Le 27 novembre 2025, la formation restreinte de la CNIL, autorité française de protection des données, a adopté la délibération SAN-2025-011 qui vient lourdement sanctionner la société American Express Carte France, filiale française du groupe American Express.
Cette décision s’inscrit dans la dynamique de renforcement de son action répressive contre les violations des règles de protection des données personnelles, notamment celles relatives aux cookies (sujet particulièrement suivi par la CNIL) et au consentement des utilisateurs.

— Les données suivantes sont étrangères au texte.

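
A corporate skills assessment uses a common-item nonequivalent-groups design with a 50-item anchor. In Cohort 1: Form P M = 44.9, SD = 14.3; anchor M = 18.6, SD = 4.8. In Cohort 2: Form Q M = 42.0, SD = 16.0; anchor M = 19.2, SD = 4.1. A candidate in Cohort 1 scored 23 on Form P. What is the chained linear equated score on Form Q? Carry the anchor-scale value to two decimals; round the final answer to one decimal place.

Form P → anchor (Cohort 1): v = (4.8/14.3)(23 − 44.9) + 18.6 = 11.25
anchor → Form Q (Cohort 2): y = (16.0/4.1)(11.25 − 19.2) + 42.0 = 11.0

11.0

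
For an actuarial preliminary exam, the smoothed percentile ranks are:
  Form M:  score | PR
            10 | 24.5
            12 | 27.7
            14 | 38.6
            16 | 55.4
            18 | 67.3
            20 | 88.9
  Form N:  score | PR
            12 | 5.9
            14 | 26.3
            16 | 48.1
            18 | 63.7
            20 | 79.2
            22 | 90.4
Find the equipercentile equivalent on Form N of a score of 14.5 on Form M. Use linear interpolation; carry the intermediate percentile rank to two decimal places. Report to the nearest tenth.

15.5

PR of 14.5 on Form M: 38.6 + (14.5 − 14)/(16 − 14) × (55.4 − 38.6) = 42.80
On Form N, PR 42.80 falls between score 14 (PR 26.3) and 16 (PR 48.1).
Interpolate: 14 + (42.80 − 26.3)/(48.1 − 26.3) × (16 − 14) = 15.5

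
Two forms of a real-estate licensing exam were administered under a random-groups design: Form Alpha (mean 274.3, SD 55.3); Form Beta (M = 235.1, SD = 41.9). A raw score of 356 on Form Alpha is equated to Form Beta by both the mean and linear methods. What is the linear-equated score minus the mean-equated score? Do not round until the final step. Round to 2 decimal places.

-19.80

Mean-equated: 356 + (235.1 − 274.3) = 316.80
Linear-equated: (41.9/55.3)(356 − 274.3) + 235.1 = 297.003
Difference = 297.003 − 316.80 = -19.80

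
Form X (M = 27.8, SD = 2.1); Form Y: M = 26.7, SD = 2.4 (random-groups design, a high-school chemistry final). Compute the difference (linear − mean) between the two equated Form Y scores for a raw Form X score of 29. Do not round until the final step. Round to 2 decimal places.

0.17

Mean-equated: 29 + (26.7 − 27.8) = 27.90
Linear-equated: (2.4/2.1)(29 − 27.8) + 26.7 = 28.071
Difference = 28.071 − 27.90 = 0.17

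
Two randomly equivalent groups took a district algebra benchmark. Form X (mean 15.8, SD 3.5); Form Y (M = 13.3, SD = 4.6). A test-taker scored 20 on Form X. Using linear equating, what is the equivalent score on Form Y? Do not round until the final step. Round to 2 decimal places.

Linear equating: y = (SD_Y/SD_X)(x − M_X) + M_Y
y = (4.6/3.5)(20 − 15.8) + 13.3
y = 1.314286 × 4.2 + 13.3 = 5.5200 + 13.3 = 18.82

18.82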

La CNIL relève ainsi plusieurs manquements de la filiale française en matière de protection des données et notamment :
- Dépôt et lecture de cookies publicitaires sans consentement préalable valable sur le terminal des utilisateurs ;
- Poursuite du placement et de la lecture de traceurs malgré le refus ou le retrait du consentement exprimé par les utilisateurs ;
- Potentiellement des enregistrements excessifs de segments d’appels téléphoniques, capturant des informations privées sans justification suffisante pour la finalité déclarée.

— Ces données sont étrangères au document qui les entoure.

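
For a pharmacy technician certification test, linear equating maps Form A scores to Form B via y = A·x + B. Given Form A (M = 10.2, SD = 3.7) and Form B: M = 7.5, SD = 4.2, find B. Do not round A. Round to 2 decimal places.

A = SD_Y / SD_X = 4.2 / 3.7 = 1.135135
B = M_Y − A·M_X = 7.5 − 1.135135 × 10.2 = -4.08

-4.08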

Or, de telles pratiques sont tout à fait contraires aux principes fondamentaux du RGPD et à l’article 82 de la loi Informatique et Libertés, qui encadrent le recueil et l’usage des traceurs ainsi que le traitement des données personnelles.
La CNIL a donc prononcé une amende administrative de 1 500 000 € à l’encontre d’American Express Carte France, accompagnée d’une exigence de mise en conformité des pratiques de traitement des traceurs et du consentement.

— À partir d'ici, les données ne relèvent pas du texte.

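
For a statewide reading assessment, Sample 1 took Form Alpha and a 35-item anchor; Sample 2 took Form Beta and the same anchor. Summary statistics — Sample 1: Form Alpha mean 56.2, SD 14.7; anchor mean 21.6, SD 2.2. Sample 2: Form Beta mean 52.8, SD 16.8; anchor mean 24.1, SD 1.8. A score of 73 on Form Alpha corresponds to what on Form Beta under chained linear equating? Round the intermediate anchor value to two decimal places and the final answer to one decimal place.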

Par cette décision, la CNIL nous rappelle notamment que :
- Les données collectées doivent être limitées à ce qui est nécessaire au regard de la finalité poursuivie : il s’agit là du fameux principe de minimisation de la donnée ;
- Il est impératif d’informer les personnes concernées et d’obtenir leur consentement avant d’inscrire des informations (cookies) sur leur terminal de communications électroniques ou d’accéder à celles-ci (lecture des cookies) en application de l’article 82 de la loi Informatique et Libertés.
Sujet phare de l’autorité depuis plusieurs années maintenant, la CNIL devrait poursuivre ses contrôles en 2026.